Currently, we are taking yet another step further, researching the technological possibilities for automatic text simplification - that is, to simplify longer pieces of text, such as whole sentences or even paragraphs. Daniel Vlantis, a bachelor student from VU, is working on replicating a pipeline for the simplification of dutch medical texts [5]. The main idea behind this work is to overcome the issues presented by the lack of Dutch training data for the task. His initial experiments show that this pipeline might also be applicable to general municipal communication.

Stay tuned for Daniel’s full methodology and all results soon!

* Both the lexical simplification evaluation dataset and the corpus of simple municipal documents are available on request for research purposes.

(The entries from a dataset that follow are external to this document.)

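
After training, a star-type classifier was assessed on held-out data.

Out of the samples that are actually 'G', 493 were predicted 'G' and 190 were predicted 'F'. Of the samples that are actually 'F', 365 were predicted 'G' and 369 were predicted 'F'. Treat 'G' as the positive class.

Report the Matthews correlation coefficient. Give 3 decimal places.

0.230

MCC = (TP·TN − FP·FN) / √((TP+FP)(TP+FN)(TN+FP)(TN+FN))
Numerator = 493·369 − 365·190 = 112567
Denominator = √(858·683·734·559) = √240445060284 = 490351.9759
MCC = 112567 / 490351.9759 = 0.230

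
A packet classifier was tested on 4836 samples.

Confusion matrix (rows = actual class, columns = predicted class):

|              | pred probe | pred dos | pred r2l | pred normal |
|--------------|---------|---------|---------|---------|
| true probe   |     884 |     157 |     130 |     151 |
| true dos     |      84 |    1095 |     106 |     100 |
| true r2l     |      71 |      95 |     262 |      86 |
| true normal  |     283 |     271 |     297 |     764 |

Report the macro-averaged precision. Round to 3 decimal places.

Per-class precision (TP/(TP+FP)):
  probe: TP=884, FP=84+71+283=438 → 884/1322 = 0.6687
  dos: TP=1095, FP=157+95+271=523 → 1095/1618 = 0.6768
  r2l: TP=262, FP=130+106+297=533 → 262/795 = 0.3296
  normal: TP=764, FP=151+100+86=337 → 764/1101 = 0.6939
Macro-precision = mean = (0.6687 + 0.6768 + 0.3296 + 0.6939) / 4 = 0.592

0.592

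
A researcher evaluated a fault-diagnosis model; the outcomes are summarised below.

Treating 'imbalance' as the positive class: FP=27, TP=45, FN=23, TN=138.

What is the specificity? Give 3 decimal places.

0.836

Specificity = TN/(TN+FP) = 138/(138+27) = 0.836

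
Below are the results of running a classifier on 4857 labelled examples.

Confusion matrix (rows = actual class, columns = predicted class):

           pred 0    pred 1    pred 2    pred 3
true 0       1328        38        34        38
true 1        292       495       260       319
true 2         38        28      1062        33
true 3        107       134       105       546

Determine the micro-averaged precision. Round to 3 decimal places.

Micro-averaging pools counts across classes: ΣTP=3431, ΣFP=1426, ΣFN=1426.
Micro-precision = TP/(TP+FP) on pooled counts = 0.706 (equals overall accuracy in single-label multiclass).

0.706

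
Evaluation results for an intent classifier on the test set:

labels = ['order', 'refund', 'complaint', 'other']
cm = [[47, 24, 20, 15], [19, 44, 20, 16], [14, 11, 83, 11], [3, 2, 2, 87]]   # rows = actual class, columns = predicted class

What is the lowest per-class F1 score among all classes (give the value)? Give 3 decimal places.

0.489

Per-class F1 score (2·TP/(2·TP+FP+FN)):
  order: TP=47, FP=19+14+3=36, FN=24+20+15=59 → 94/189 = 0.4974
  refund: TP=44, FP=24+11+2=37, FN=19+20+16=55 → 88/180 = 0.4889
  complaint: TP=83, FP=20+20+2=42, FN=14+11+11=36 → 166/244 = 0.6803
  other: TP=87, FP=15+16+11=42, FN=3+2+2=7 → 174/223 = 0.7803
Lowest is class 'refund' with F1 score = 0.489.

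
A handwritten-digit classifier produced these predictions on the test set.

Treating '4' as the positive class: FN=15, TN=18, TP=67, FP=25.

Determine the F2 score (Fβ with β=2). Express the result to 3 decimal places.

0.798

Fβ = (1+β²)·TP / ((1+β²)·TP + β²·FN + FP), with β²=4
= 5·67 / (5·67 + 4·15 + 25) = 0.798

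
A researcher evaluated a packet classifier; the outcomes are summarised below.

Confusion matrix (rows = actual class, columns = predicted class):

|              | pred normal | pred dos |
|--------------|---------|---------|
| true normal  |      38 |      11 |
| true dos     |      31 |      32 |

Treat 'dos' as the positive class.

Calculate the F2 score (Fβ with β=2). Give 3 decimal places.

0.542

Fβ = (1+β²)·TP / ((1+β²)·TP + β²·FN + FP), with β²=4
= 5·32 / (5·32 + 4·31 + 11) = 0.542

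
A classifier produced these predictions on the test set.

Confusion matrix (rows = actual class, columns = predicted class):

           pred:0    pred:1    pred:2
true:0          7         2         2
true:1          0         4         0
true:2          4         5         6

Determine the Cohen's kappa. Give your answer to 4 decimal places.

Observed agreement pₒ = trace/N = 17/30 = 0.56667
Expected agreement pₑ = Σ (rowᵢ·colᵢ)/N² = (11·11 + 4·11 + 15·8)/30² = 0.31667
κ = (pₒ − pₑ)/(1 − pₑ) = (0.56667 − 0.31667)/(1 − 0.31667) = 0.3659

0.3659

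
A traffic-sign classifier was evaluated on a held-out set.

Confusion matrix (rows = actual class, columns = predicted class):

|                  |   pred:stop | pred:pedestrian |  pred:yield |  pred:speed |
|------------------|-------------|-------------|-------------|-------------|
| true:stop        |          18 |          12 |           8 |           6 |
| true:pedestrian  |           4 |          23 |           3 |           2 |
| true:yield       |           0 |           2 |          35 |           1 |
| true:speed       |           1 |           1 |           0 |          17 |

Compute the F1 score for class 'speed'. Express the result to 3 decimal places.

0.756

Take TP from the diagonal, FP from the rest of the 'speed' prediction marginal, FN from the rest of the 'speed' actual marginal.
F1 score = 2·TP/(2·TP+FP+FN).
speed: TP=17, FP=6+2+1=9, FN=1+1+0=2 → 34/45 = 0.7556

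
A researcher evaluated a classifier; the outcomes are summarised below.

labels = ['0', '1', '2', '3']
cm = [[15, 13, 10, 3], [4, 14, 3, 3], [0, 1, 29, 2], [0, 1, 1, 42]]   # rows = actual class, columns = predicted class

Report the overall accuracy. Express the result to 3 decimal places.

0.709

Accuracy = trace / total = (15+14+29+42=100) / 141 = 100/141 = 0.709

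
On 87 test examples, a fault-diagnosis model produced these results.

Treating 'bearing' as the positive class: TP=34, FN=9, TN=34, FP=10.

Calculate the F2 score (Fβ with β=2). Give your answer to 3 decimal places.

Fβ = (1+β²)·TP / ((1+β²)·TP + β²·FN + FP), with β²=4
= 5·34 / (5·34 + 4·9 + 10) = 0.787

0.787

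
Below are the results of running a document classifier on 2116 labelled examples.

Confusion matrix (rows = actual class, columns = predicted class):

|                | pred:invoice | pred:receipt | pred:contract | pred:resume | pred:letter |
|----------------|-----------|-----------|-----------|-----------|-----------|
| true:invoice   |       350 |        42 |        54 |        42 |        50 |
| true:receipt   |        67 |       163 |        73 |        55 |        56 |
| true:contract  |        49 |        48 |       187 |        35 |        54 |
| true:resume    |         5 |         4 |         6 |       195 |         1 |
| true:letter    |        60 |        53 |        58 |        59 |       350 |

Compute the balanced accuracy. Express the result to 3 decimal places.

0.615

Balanced accuracy = mean of per-class recall.
  invoice: recall = 350/538 = 0.6506
  receipt: recall = 163/414 = 0.3937
  contract: recall = 187/373 = 0.5013
  resume: recall = 195/211 = 0.9242
  letter: recall = 350/580 = 0.6034
Mean = (0.6506 + 0.3937 + 0.5013 + 0.9242 + 0.6034) / 5 = 0.615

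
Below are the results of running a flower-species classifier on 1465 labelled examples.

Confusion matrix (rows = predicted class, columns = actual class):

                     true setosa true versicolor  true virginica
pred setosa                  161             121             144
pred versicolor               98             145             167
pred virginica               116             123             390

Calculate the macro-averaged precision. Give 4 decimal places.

0.4505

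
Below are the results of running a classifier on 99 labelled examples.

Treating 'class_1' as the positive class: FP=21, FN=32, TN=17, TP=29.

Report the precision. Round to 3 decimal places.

Precision = TP/(TP+FP) = 29/(29+21) = 29/50 = 0.580

0.580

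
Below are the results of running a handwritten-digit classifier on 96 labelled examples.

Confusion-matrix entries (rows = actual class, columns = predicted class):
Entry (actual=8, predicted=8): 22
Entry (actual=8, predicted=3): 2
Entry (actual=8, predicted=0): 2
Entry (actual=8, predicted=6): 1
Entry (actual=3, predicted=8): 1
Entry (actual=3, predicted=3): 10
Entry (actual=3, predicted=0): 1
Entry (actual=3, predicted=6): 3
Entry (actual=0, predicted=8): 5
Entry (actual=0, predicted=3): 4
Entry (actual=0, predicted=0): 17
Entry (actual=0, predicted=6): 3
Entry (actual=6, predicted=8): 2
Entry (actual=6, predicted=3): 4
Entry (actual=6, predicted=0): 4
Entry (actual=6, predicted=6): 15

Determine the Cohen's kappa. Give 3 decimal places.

0.552

Observed agreement pₒ = trace/N = 64/96 = 0.6667
Expected agreement pₑ = Σ (rowᵢ·colᵢ)/N² = (27·30 + 15·20 + 29·24 + 25·22)/96² = 0.2556
κ = (pₒ − pₑ)/(1 − pₑ) = (0.6667 − 0.2556)/(1 − 0.2556) = 0.552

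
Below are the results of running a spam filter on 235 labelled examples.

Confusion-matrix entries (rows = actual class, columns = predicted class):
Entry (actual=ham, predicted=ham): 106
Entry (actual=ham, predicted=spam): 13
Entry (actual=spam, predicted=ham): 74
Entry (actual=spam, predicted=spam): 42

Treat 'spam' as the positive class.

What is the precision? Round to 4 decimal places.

0.7636

Precision = TP/(TP+FP) = 42/(42+13) = 42/55 = 0.7636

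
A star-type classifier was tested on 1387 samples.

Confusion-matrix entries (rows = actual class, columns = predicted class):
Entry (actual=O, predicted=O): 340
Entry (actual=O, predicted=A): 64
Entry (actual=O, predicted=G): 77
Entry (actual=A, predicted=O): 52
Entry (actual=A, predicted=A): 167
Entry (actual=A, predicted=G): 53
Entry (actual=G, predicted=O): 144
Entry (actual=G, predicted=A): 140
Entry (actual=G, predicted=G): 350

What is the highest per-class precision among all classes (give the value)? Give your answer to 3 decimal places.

0.729

Per-class precision (TP/(TP+FP)):
  O: TP=340, FP=52+144=196 → 340/536 = 0.6343
  A: TP=167, FP=64+140=204 → 167/371 = 0.4501
  G: TP=350, FP=77+53=130 → 350/480 = 0.7292
Highest is class 'G' with precision = 0.729.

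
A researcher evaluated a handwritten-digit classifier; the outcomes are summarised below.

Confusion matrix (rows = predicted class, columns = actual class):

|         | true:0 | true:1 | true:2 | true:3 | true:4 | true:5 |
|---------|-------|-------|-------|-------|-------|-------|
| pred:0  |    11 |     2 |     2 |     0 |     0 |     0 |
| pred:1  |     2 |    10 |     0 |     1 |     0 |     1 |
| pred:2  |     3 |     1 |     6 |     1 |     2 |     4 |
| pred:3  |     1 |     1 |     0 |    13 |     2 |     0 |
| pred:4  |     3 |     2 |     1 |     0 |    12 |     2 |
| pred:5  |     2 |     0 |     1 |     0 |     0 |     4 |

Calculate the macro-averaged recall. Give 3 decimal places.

0.618

Per-class recall (TP/(TP+FN)):
  0: TP=11, FN=2+3+1+3+2=11 → 11/22 = 0.5000
  1: TP=10, FN=2+1+1+2+0=6 → 10/16 = 0.6250
  2: TP=6, FN=2+0+0+1+1=4 → 6/10 = 0.6000
  3: TP=13, FN=0+1+1+0+0=2 → 13/15 = 0.8667
  4: TP=12, FN=0+0+2+2+0=4 → 12/16 = 0.7500
  5: TP=4, FN=0+1+4+0+2=7 → 4/11 = 0.3636
Macro-recall = mean = (0.5000 + 0.6250 + 0.6000 + 0.8667 + 0.7500 + 0.3636) / 6 = 0.618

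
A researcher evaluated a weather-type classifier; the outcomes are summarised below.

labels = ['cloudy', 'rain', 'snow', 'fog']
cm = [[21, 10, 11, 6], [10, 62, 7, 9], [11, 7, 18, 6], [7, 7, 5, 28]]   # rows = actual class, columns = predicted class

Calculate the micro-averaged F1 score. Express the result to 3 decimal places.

Micro-averaging pools counts across classes: ΣTP=129, ΣFP=96, ΣFN=96.
Micro-F1 score = 2·TP/(2·TP+FP+FN) on pooled counts = 0.573 (equals overall accuracy in single-label multiclass).

0.573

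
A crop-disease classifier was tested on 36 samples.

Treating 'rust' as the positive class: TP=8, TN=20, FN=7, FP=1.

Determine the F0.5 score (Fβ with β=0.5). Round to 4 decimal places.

Fβ = (1+β²)·TP / ((1+β²)·TP + β²·FN + FP), with β²=1/4
= 1.25·8 / (1.25·8 + 0.25·7 + 1) = 0.7843

0.7843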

All code is publicly available in the project’s GitHub repository.

[1] Devlin, Jacob, et al. "Bert: Pre-training of deep bidirectional transformers for language understanding." arXiv preprint arXiv:1810.04805 (2018).

[2] Qiang, Jipeng, et al. "Lexical simplification with pretrained encoders." Proceedings of the AAAI Conference on Artificial Intelligence. Vol. 34. No. 05. 2020.

[3] Coster, William, and David Kauchak. "Simple English Wikipedia: a new text simplification task." Proceedings of the 49th Annual Meeting of the Association for Computational Linguistics: Human Language Technologies. 2011.

[4] De Vries, Wietse, et al. "Bertje: A dutch bert model." arXiv preprint arXiv:1912.09582 (2019).

[5] Evers, Marloes. Low-Resource Neural Machine Translation for Simplification of Dutch Medical Text. Diss. Tilburg University, 2021.